The downturn is widespread among blue-chip stocks, with Samsung Electro-Mechanics and Hyundai Motor seeing drops of 8.42% and 6.48% respectively. However, defense-related stocks are bucking the trend, with Hanwha Aerospace, Hyundai Rotem, LIG Defense and Aerospace, and Hanwha Systems all posting gains.

This market turbulence appears to be a direct response to the resurgence of Middle Eastern geopolitical risks, which has already rattled U.S. markets. While the May U.S. Consumer Price Index met expectations, President Donald Trump’s ominous hint at potential strikes on Iranian power plants has stoked market fears. The situation intensified just before the opening bell, with Iran announcing a complete blockade of the Strait of Hormuz in retaliation to U.S. airstrikes.
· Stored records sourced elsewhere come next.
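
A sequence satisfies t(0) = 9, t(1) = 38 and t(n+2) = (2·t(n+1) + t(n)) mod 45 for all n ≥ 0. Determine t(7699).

Listing terms: t(0) = 9,  t(1) = 38,  t(2) = 40,  t(3) = 28,  t(4) = 6,  t(5) = 40,  t(6) = 41,  t(7) = 32,  t(8) = 15,  t(9) = 17,  t(10) = 4,  t(11) = 25,  t(12) = 9,  t(13) = 43,  t(14) = 5,  t(15) = 8,  t(16) = 21,  t(17) = 5,  t(18) = 31,  t(19) = 22,  t(20) = 30,  t(21) = 37,  t(22) = 14,  t(23) = 20,  t(24) = 9,  t(25) = 38.
The sequence repeats with period 24.
So t(7699) = t(0 + ((7699-0) mod 24)) = t(19) = 22.

22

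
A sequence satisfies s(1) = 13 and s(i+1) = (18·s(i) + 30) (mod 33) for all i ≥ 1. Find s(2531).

24

Listing terms: s(1) = 13, s(2) = 0, s(3) = 30, s(4) = 9, s(5) = 27, s(6) = 21, s(7) = 12, s(8) = 15, s(9) = 3, s(10) = 18, s(11) = 24, s(12) = 0.
Since s(12) = s(2) = 0, the sequence is eventually periodic: after a pre-period of length 1 it cycles with period 10.
For i ≥ 2, s(i) depends only on (i - 2) mod 10. (2531 - 2) mod 10 = 9, so s(2531) = s(11) = 24.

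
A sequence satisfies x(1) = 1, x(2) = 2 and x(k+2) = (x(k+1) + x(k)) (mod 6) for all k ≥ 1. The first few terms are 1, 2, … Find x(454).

Computing terms: x(1) = 1,  x(2) = 2,  x(3) = 3,  x(4) = 5,  x(5) = 2,  x(6) = 1,  x(7) = 3,  x(8) = 4,  x(9) = 1,  x(10) = 5,  x(11) = 0,  x(12) = 5,  x(13) = 5,  x(14) = 4,  x(15) = 3,  x(16) = 1,  x(17) = 4,  x(18) = 5,  x(19) = 3,  x(20) = 2,  x(21) = 5,  x(22) = 1,  x(23) = 0,  x(24) = 1,  x(25) = 1,  x(26) = 2.
Since (x(25), x(26)) = (x(1), x(2)) = (1, 2) (two consecutive terms determine the rest), the sequence is periodic with period 24.
So x(454) = x(1 + ((454-1) mod 24)) = x(22) = 1.

1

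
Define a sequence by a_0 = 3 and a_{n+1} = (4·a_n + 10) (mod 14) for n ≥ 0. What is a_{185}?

We have a_0 = 3, a_1 = 8, a_2 = 0, a_3 = 10, a_4 = 8.
Since a_4 = a_1 = 8, the sequence is eventually periodic: after a pre-period of length 1 it cycles with period 3.
For n ≥ 1, a_n depends only on (n - 1) mod 3. (185 - 1) mod 3 = 1, so a_{185} = a_2 = 0.

0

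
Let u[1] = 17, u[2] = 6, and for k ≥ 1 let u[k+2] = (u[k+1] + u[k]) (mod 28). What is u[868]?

1

Computing terms: u[1] = 17, u[2] = 6, u[3] = 23, u[4] = 1, u[5] = 24, u[6] = 25, u[7] = 21, u[8] = 18, u[9] = 11, u[10] = 1, u[11] = 12, u[12] = 13, u[13] = 25, u[14] = 10, u[15] = 7, u[16] = 17, u[17] = 24, u[18] = 13, u[19] = 9, u[20] = 22, u[21] = 3, u[22] = 25, u[23] = 0, u[24] = 25, u[25] = 25, u[26] = 22, u[27] = 19, u[28] = 13, u[29] = 4, u[30] = 17, u[31] = 21, u[32] = 10, u[33] = 3, u[34] = 13, u[35] = 16, u[36] = 1, u[37] = 17, u[38] = 18, u[39] = 7, u[40] = 25, u[41] = 4, u[42] = 1, u[43] = 5, u[44] = 6, u[45] = 11, u[46] = 17, u[47] = 0, u[48] = 17, u[49] = 17, u[50] = 6.
Since (u[49], u[50]) = (u[1], u[2]) = (17, 6) (two consecutive terms determine the rest), the sequence is periodic with period 48.
So u[868] = u[1 + ((868-1) mod 48)] = u[4] = 1.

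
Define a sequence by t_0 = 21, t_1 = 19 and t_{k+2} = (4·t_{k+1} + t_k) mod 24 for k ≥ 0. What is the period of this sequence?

8

t_0 = 21, t_1 = 19, t_2 = 1, t_3 = 23, t_4 = 21, t_5 = 11, t_6 = 17, t_7 = 7, t_8 = 21, t_9 = 19.
Since (t_8, t_9) = (t_0, t_1) = (21, 19) (two consecutive terms determine the rest), the sequence is periodic with period 8.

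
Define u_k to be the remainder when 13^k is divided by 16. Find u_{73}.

13

Listing terms: u_0 = 1, u_1 = 13, u_2 = 9, u_3 = 5, u_4 = 1.
Since u_4 = u_0 = 1, the sequence is periodic with period 4.
So u_{73} = u_{0 + ((73-0) mod 4)} = u_1 = 13.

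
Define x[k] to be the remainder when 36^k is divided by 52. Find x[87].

Computing terms: x[0] = 1; x[1] = 36; x[2] = 48; x[3] = 12; x[4] = 16; x[5] = 4; x[6] = 40; x[7] = 36.
Since x[7] = x[1] = 36, the sequence is eventually periodic: after a pre-period of length 1 it cycles with period 6.
For k ≥ 1, x[k] depends only on (k - 1) mod 6. (87 - 1) mod 6 = 2, so x[87] = x[3] = 12.

12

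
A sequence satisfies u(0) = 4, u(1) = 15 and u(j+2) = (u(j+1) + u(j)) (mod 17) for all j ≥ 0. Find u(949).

Computing terms: u(0) = 4,  u(1) = 15,  u(2) = 2,  u(3) = 0,  u(4) = 2,  u(5) = 2,  u(6) = 4,  u(7) = 6,  u(8) = 10,  u(9) = 16,  u(10) = 9,  u(11) = 8,  u(12) = 0,  u(13) = 8,  u(14) = 8,  u(15) = 16,  u(16) = 7,  u(17) = 6,  u(18) = 13,  u(19) = 2,  u(20) = 15,  u(21) = 0,  u(22) = 15,  u(23) = 15,  u(24) = 13,  u(25) = 11,  u(26) = 7,  u(27) = 1,  u(28) = 8,  u(29) = 9,  u(30) = 0,  u(31) = 9,  u(32) = 9,  u(33) = 1,  u(34) = 10,  u(35) = 11,  u(36) = 4,  u(37) = 15.
The sequence repeats with period 36.
(949 - 0) mod 36 = 13, so u(949) = u(13) = 8.

8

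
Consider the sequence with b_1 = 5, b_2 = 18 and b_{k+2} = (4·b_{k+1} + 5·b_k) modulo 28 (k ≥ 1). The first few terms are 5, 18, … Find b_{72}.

22

Computing terms: b_1 = 5, b_2 = 18, b_3 = 13, b_4 = 2, b_5 = 17, b_6 = 22, b_7 = 5, b_8 = 18.
The sequence repeats with period 6.
(72 - 1) mod 6 = 5, so b_{72} = b_6 = 22.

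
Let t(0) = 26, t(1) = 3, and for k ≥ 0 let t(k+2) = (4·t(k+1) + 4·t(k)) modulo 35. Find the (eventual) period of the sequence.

Listing terms: t(0) = 26; t(1) = 3; t(2) = 11; t(3) = 21; t(4) = 23; t(5) = 1; t(6) = 26; t(7) = 3.
Since (t(6), t(7)) = (t(0), t(1)) = (26, 3) (two consecutive terms determine the rest), the sequence is periodic with period 6.

6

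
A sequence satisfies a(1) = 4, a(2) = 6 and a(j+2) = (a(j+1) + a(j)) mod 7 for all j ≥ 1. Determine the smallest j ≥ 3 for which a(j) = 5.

5

a(1) = 4; a(2) = 6; a(3) = 3; a(4) = 2; a(5) = 5; a(6) = 0; a(7) = 5; a(8) = 5; a(9) = 3; a(10) = 1; a(11) = 4; a(12) = 5; a(13) = 2; a(14) = 0; a(15) = 2; a(16) = 2; a(17) = 4; a(18) = 6.
Since (a(17), a(18)) = (a(1), a(2)) = (4, 6) (two consecutive terms determine the rest), the sequence is periodic with period 16.
The value 5 first appears (with j ≥ 3) at a(5).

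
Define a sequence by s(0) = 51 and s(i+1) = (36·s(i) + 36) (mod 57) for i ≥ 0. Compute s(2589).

0

We have s(0) = 51; s(1) = 48; s(2) = 54; s(3) = 42; s(4) = 9; s(5) = 18; s(6) = 0; s(7) = 36; s(8) = 21; s(9) = 51.
Since s(9) = s(0) = 51, the sequence is periodic with period 9.
(2589 - 0) mod 9 = 6, so s(2589) = s(6) = 0.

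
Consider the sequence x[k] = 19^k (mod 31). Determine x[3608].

9

We have x[1] = 19,  x[2] = 20,  x[3] = 8,  x[4] = 28,  x[5] = 5,  x[6] = 2,  x[7] = 7,  x[8] = 9,  x[9] = 16,  x[10] = 25,  x[11] = 10,  x[12] = 4,  x[13] = 14,  x[14] = 18,  x[15] = 1,  x[16] = 19.
Since x[16] = x[1] = 19, the sequence is periodic with period 15.
So x[3608] = x[1 + ((3608-1) mod 15)] = x[8] = 9.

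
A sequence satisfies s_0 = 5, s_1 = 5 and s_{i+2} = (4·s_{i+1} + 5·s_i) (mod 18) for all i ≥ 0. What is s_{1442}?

9

Listing terms: s_0 = 5, s_1 = 5, s_2 = 9, s_3 = 7, s_4 = 1, s_5 = 3, s_6 = 17, s_7 = 11, s_8 = 3, s_9 = 13, s_{10} = 13, s_{11} = 9, s_{12} = 11, s_{13} = 17, s_{14} = 15, s_{15} = 1, s_{16} = 7, s_{17} = 15, s_{18} = 5, s_{19} = 5.
The sequence repeats with period 18.
So s_{1442} = s_{0 + ((1442-0) mod 18)} = s_2 = 9.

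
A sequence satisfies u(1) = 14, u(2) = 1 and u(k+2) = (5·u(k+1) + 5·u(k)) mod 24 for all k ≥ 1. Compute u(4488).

We have u(1) = 14; u(2) = 1; u(3) = 3; u(4) = 20; u(5) = 19; u(6) = 3; u(7) = 14; u(8) = 13; u(9) = 15; u(10) = 20; u(11) = 7; u(12) = 15; u(13) = 14; u(14) = 1.
Since (u(13), u(14)) = (u(1), u(2)) = (14, 1) (two consecutive terms determine the rest), the sequence is periodic with period 12.
(4488 - 1) mod 12 = 11, so u(4488) = u(12) = 15.

15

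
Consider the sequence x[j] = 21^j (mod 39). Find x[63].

18

x[0] = 1,  x[1] = 21,  x[2] = 12,  x[3] = 18,  x[4] = 27,  x[5] = 21.
Since x[5] = x[1] = 21, the sequence is eventually periodic: after a pre-period of length 1 it cycles with period 4.
For j ≥ 1, x[j] depends only on (j - 1) mod 4. (63 - 1) mod 4 = 2, so x[63] = x[3] = 18.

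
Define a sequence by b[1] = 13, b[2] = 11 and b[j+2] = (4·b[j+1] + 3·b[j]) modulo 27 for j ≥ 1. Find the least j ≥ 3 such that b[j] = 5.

Listing terms: b[1] = 13; b[2] = 11; b[3] = 2; b[4] = 14; b[5] = 8; b[6] = 20; b[7] = 23; b[8] = 17; b[9] = 2; b[10] = 5; b[11] = 26; b[12] = 11; b[13] = 14; b[14] = 8.
Since (b[13], b[14]) = (b[4], b[5]) = (14, 8) (two consecutive terms determine the rest), the sequence is eventually periodic: after a pre-period of length 3 it cycles with period 9.
The value 5 first appears (with j ≥ 3) at b[10].

10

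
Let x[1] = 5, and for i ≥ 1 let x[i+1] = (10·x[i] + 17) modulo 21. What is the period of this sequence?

We have x[1] = 5,  x[2] = 4,  x[3] = 15,  x[4] = 20,  x[5] = 7,  x[6] = 3,  x[7] = 5.
Since x[7] = x[1] = 5, the sequence is periodic with period 6.

6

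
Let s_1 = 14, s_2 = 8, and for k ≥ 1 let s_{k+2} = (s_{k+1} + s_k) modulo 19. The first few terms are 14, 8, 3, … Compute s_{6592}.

11

We have s_1 = 14,  s_2 = 8,  s_3 = 3,  s_4 = 11,  s_5 = 14,  s_6 = 6,  s_7 = 1,  s_8 = 7,  s_9 = 8,  s_{10} = 15,  s_{11} = 4,  s_{12} = 0,  s_{13} = 4,  s_{14} = 4,  s_{15} = 8,  s_{16} = 12,  s_{17} = 1,  s_{18} = 13,  s_{19} = 14,  s_{20} = 8.
Since (s_{19}, s_{20}) = (s_1, s_2) = (14, 8) (two consecutive terms determine the rest), the sequence is periodic with period 18.
So s_{6592} = s_{1 + ((6592-1) mod 18)} = s_4 = 11.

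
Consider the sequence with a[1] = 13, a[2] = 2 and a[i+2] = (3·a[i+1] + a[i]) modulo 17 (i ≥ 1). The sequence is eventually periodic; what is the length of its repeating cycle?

16

Listing terms: a[1] = 13,  a[2] = 2,  a[3] = 2,  a[4] = 8,  a[5] = 9,  a[6] = 1,  a[7] = 12,  a[8] = 3,  a[9] = 4,  a[10] = 15,  a[11] = 15,  a[12] = 9,  a[13] = 8,  a[14] = 16,  a[15] = 5,  a[16] = 14,  a[17] = 13,  a[18] = 2.
Since (a[17], a[18]) = (a[1], a[2]) = (13, 2) (two consecutive terms determine the rest), the sequence is periodic with period 16.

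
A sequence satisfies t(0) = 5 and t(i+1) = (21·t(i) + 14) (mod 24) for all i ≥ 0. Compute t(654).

Listing terms: t(0) = 5,  t(1) = 23,  t(2) = 17,  t(3) = 11,  t(4) = 5.
The sequence repeats with period 4.
So t(654) = t(0 + ((654-0) mod 4)) = t(2) = 17.

17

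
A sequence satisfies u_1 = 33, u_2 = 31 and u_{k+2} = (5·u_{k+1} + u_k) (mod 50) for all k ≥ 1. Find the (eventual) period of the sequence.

30

Computing terms: u_1 = 33, u_2 = 31, u_3 = 38, u_4 = 21, u_5 = 43, u_6 = 36, u_7 = 23, u_8 = 1, u_9 = 28, u_{10} = 41, u_{11} = 33, u_{12} = 6, u_{13} = 13, u_{14} = 21, u_{15} = 18, u_{16} = 11, u_{17} = 23, u_{18} = 26, u_{19} = 3, u_{20} = 41, u_{21} = 8, u_{22} = 31, u_{23} = 13, u_{24} = 46, u_{25} = 43, u_{26} = 11, u_{27} = 48, u_{28} = 1, u_{29} = 3, u_{30} = 16, u_{31} = 33, u_{32} = 31.
Since (u_{31}, u_{32}) = (u_1, u_2) = (33, 31) (two consecutive terms determine the rest), the sequence is periodic with period 30.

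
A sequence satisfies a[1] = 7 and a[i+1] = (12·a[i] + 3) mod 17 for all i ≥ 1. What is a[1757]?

a[1] = 7,  a[2] = 2,  a[3] = 10,  a[4] = 4,  a[5] = 0,  a[6] = 3,  a[7] = 5,  a[8] = 12,  a[9] = 11,  a[10] = 16,  a[11] = 8,  a[12] = 14,  a[13] = 1,  a[14] = 15,  a[15] = 13,  a[16] = 6,  a[17] = 7.
The sequence repeats with period 16.
So a[1757] = a[1 + ((1757-1) mod 16)] = a[13] = 1.

1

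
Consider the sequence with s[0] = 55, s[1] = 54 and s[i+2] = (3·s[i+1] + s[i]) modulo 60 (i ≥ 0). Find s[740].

We have s[0] = 55, s[1] = 54, s[2] = 37, s[3] = 45, s[4] = 52, s[5] = 21, s[6] = 55, s[7] = 6, s[8] = 13, s[9] = 45, s[10] = 28, s[11] = 9, s[12] = 55, s[13] = 54.
Since (s[12], s[13]) = (s[0], s[1]) = (55, 54) (two consecutive terms determine the rest), the sequence is periodic with period 12.
(740 - 0) mod 12 = 8, so s[740] = s[8] = 13.

13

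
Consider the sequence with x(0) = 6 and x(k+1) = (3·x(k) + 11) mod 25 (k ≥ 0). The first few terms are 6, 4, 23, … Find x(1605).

Listing terms: x(0) = 6,  x(1) = 4,  x(2) = 23,  x(3) = 5,  x(4) = 1,  x(5) = 14,  x(6) = 3,  x(7) = 20,  x(8) = 21,  x(9) = 24,  x(10) = 8,  x(11) = 10,  x(12) = 16,  x(13) = 9,  x(14) = 13,  x(15) = 0,  x(16) = 11,  x(17) = 19,  x(18) = 18,  x(19) = 15,  x(20) = 6.
The sequence repeats with period 20.
(1605 - 0) mod 20 = 5, so x(1605) = x(5) = 14.

14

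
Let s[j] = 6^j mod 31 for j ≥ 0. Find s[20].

5

Computing terms: s[0] = 1, s[1] = 6, s[2] = 5, s[3] = 30, s[4] = 25, s[5] = 26, s[6] = 1.
Since s[6] = s[0] = 1, the sequence is periodic with period 6.
So s[20] = s[0 + ((20-0) mod 6)] = s[2] = 5.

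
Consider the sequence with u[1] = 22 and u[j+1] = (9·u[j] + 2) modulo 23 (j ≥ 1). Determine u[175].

4

Computing terms: u[1] = 22, u[2] = 16, u[3] = 8, u[4] = 5, u[5] = 1, u[6] = 11, u[7] = 9, u[8] = 14, u[9] = 13, u[10] = 4, u[11] = 15, u[12] = 22.
The sequence repeats with period 11.
So u[175] = u[1 + ((175-1) mod 11)] = u[10] = 4.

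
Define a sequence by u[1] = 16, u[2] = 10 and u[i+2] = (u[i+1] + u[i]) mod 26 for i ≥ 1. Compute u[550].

Computing terms: u[1] = 16; u[2] = 10; u[3] = 0; u[4] = 10; u[5] = 10; u[6] = 20; u[7] = 4; u[8] = 24; u[9] = 2; u[10] = 0; u[11] = 2; u[12] = 2; u[13] = 4; u[14] = 6; u[15] = 10; u[16] = 16; u[17] = 0; u[18] = 16; u[19] = 16; u[20] = 6; u[21] = 22; u[22] = 2; u[23] = 24; u[24] = 0; u[25] = 24; u[26] = 24; u[27] = 22; u[28] = 20; u[29] = 16; u[30] = 10.
Since (u[29], u[30]) = (u[1], u[2]) = (16, 10) (two consecutive terms determine the rest), the sequence is periodic with period 28.
So u[550] = u[1 + ((550-1) mod 28)] = u[18] = 16.

16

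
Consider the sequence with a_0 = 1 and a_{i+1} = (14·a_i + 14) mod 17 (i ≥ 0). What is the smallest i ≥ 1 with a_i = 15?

2

Computing terms: a_0 = 1, a_1 = 11, a_2 = 15, a_3 = 3, a_4 = 5, a_5 = 16, a_6 = 0, a_7 = 14, a_8 = 6, a_9 = 13, a_{10} = 9, a_{11} = 4, a_{12} = 2, a_{13} = 8, a_{14} = 7, a_{15} = 10, a_{16} = 1.
Since a_{16} = a_0 = 1, the sequence is periodic with period 16.
The value 15 first appears (with i ≥ 1) at a_2.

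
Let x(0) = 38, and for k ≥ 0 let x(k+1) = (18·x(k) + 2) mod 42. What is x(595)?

Listing terms: x(0) = 38; x(1) = 14; x(2) = 2; x(3) = 38.
Since x(3) = x(0) = 38, the sequence is periodic with period 3.
So x(595) = x(0 + ((595-0) mod 3)) = x(1) = 14.

14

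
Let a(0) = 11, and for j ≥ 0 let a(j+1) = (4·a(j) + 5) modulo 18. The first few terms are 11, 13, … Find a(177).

5

Computing terms: a(0) = 11, a(1) = 13, a(2) = 3, a(3) = 17, a(4) = 1, a(5) = 9, a(6) = 5, a(7) = 7, a(8) = 15, a(9) = 11.
Since a(9) = a(0) = 11, the sequence is periodic with period 9.
So a(177) = a(0 + ((177-0) mod 9)) = a(6) = 5.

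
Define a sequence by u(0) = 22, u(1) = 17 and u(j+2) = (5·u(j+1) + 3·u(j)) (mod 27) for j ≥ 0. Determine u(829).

u(0) = 22, u(1) = 17, u(2) = 16, u(3) = 23, u(4) = 1, u(5) = 20, u(6) = 22, u(7) = 8, u(8) = 25, u(9) = 14, u(10) = 10, u(11) = 11, u(12) = 4, u(13) = 26, u(14) = 7, u(15) = 5, u(16) = 19, u(17) = 2, u(18) = 13, u(19) = 17, u(20) = 16.
Since (u(19), u(20)) = (u(1), u(2)) = (17, 16) (two consecutive terms determine the rest), the sequence is eventually periodic: after a pre-period of length 1 it cycles with period 18.
For j ≥ 1, u(j) depends only on (j - 1) mod 18. (829 - 1) mod 18 = 0, so u(829) = u(1) = 17.

17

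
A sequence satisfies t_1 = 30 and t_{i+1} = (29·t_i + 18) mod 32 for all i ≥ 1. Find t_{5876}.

Computing terms: t_1 = 30, t_2 = 24, t_3 = 10, t_4 = 20, t_5 = 22, t_6 = 16, t_7 = 2, t_8 = 12, t_9 = 14, t_{10} = 8, t_{11} = 26, t_{12} = 4, t_{13} = 6, t_{14} = 0, t_{15} = 18, t_{16} = 28, t_{17} = 30.
The sequence repeats with period 16.
So t_{5876} = t_{1 + ((5876-1) mod 16)} = t_4 = 20.

20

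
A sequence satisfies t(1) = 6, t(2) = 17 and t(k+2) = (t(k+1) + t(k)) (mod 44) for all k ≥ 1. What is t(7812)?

39

Computing terms: t(1) = 6,  t(2) = 17,  t(3) = 23,  t(4) = 40,  t(5) = 19,  t(6) = 15,  t(7) = 34,  t(8) = 5,  t(9) = 39,  t(10) = 0,  t(11) = 39,  t(12) = 39,  t(13) = 34,  t(14) = 29,  t(15) = 19,  t(16) = 4,  t(17) = 23,  t(18) = 27,  t(19) = 6,  t(20) = 33,  t(21) = 39,  t(22) = 28,  t(23) = 23,  t(24) = 7,  t(25) = 30,  t(26) = 37,  t(27) = 23,  t(28) = 16,  t(29) = 39,  t(30) = 11,  t(31) = 6,  t(32) = 17.
Since (t(31), t(32)) = (t(1), t(2)) = (6, 17) (two consecutive terms determine the rest), the sequence is periodic with period 30.
(7812 - 1) mod 30 = 11, so t(7812) = t(12) = 39.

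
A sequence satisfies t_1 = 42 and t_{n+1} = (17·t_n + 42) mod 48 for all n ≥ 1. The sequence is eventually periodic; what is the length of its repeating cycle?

8

We have t_1 = 42, t_2 = 36, t_3 = 30, t_4 = 24, t_5 = 18, t_6 = 12, t_7 = 6, t_8 = 0, t_9 = 42.
Since t_9 = t_1 = 42, the sequence is periodic with period 8.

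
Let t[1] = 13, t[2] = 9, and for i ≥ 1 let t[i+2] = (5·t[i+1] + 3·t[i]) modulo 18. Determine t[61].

Listing terms: t[1] = 13, t[2] = 9, t[3] = 12, t[4] = 15, t[5] = 3, t[6] = 6, t[7] = 3, t[8] = 15, t[9] = 12, t[10] = 15.
Since (t[9], t[10]) = (t[3], t[4]) = (12, 15) (two consecutive terms determine the rest), the sequence is eventually periodic: after a pre-period of length 2 it cycles with period 6.
For i ≥ 3, t[i] depends only on (i - 3) mod 6. (61 - 3) mod 6 = 4, so t[61] = t[7] = 3.

3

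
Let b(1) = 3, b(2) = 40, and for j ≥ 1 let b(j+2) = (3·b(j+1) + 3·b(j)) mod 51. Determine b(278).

3

b(1) = 3, b(2) = 40, b(3) = 27, b(4) = 48, b(5) = 21, b(6) = 3, b(7) = 21, b(8) = 21, b(9) = 24, b(10) = 33, b(11) = 18, b(12) = 0, b(13) = 3, b(14) = 9, b(15) = 36, b(16) = 33, b(17) = 3, b(18) = 6, b(19) = 27, b(20) = 48.
Since (b(19), b(20)) = (b(3), b(4)) = (27, 48) (two consecutive terms determine the rest), the sequence is eventually periodic: after a pre-period of length 2 it cycles with period 16.
For j ≥ 3, b(j) depends only on (j - 3) mod 16. (278 - 3) mod 16 = 3, so b(278) = b(6) = 3.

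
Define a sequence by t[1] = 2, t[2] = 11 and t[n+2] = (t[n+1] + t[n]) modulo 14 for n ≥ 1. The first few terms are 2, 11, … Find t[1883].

t[1] = 2, t[2] = 11, t[3] = 13, t[4] = 10, t[5] = 9, t[6] = 5, t[7] = 0, t[8] = 5, t[9] = 5, t[10] = 10, t[11] = 1, t[12] = 11, t[13] = 12, t[14] = 9, t[15] = 7, t[16] = 2, t[17] = 9, t[18] = 11, t[19] = 6, t[20] = 3, t[21] = 9, t[22] = 12, t[23] = 7, t[24] = 5, t[25] = 12, t[26] = 3, t[27] = 1, t[28] = 4, t[29] = 5, t[30] = 9, t[31] = 0, t[32] = 9, t[33] = 9, t[34] = 4, t[35] = 13, t[36] = 3, t[37] = 2, t[38] = 5, t[39] = 7, t[40] = 12, t[41] = 5, t[42] = 3, t[43] = 8, t[44] = 11, t[45] = 5, t[46] = 2, t[47] = 7, t[48] = 9, t[49] = 2, t[50] = 11.
The sequence repeats with period 48.
So t[1883] = t[1 + ((1883-1) mod 48)] = t[11] = 1.

1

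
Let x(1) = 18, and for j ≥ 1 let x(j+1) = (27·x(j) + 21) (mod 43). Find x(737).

We have x(1) = 18,  x(2) = 34,  x(3) = 36,  x(4) = 4,  x(5) = 0,  x(6) = 21,  x(7) = 29,  x(8) = 30,  x(9) = 14,  x(10) = 12,  x(11) = 1,  x(12) = 5,  x(13) = 27,  x(14) = 19,  x(15) = 18.
The sequence repeats with period 14.
(737 - 1) mod 14 = 8, so x(737) = x(9) = 14.

14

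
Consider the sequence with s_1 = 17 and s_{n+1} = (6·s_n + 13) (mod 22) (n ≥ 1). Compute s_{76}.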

After hours, Oracle Corporation’s better-than-expected earnings report was overshadowed by its announcement of a 40 billion USD fundraising plan. This news has amplified concerns about the company’s investment strategy, sending its stock plummeting over 9% in after-hours trading.

Market volatility is expected to persist due to several upcoming events. Today marks the first futures and options expiration day following the introduction of single-stock leveraged products. Additionally, the anticipated SpaceX listing could trigger significant global capital movements.

Han Ji-young, an analyst at Kiwoom Securities, offers this insight: Despite the reassuring U.S. May consumers price index (CPI) figures, the domestic market is likely to open lower. This downturn is driven by reports of U.S. airstrikes on Iran, weakness in semiconductor stocks following negative news from SoftBank, and uncertainties surrounding today’s simultaneous expiration of futures and options contracts. However, it’s worth noting that the recent market adjustments appear to be more of a short-term technical correction, stemming from exchange-traded fund (ETF) related supply disruptions and a natural cool-down after the market’s rapid ascent. In light of this, maintaining current positions may be the most pragmatic approach for investors.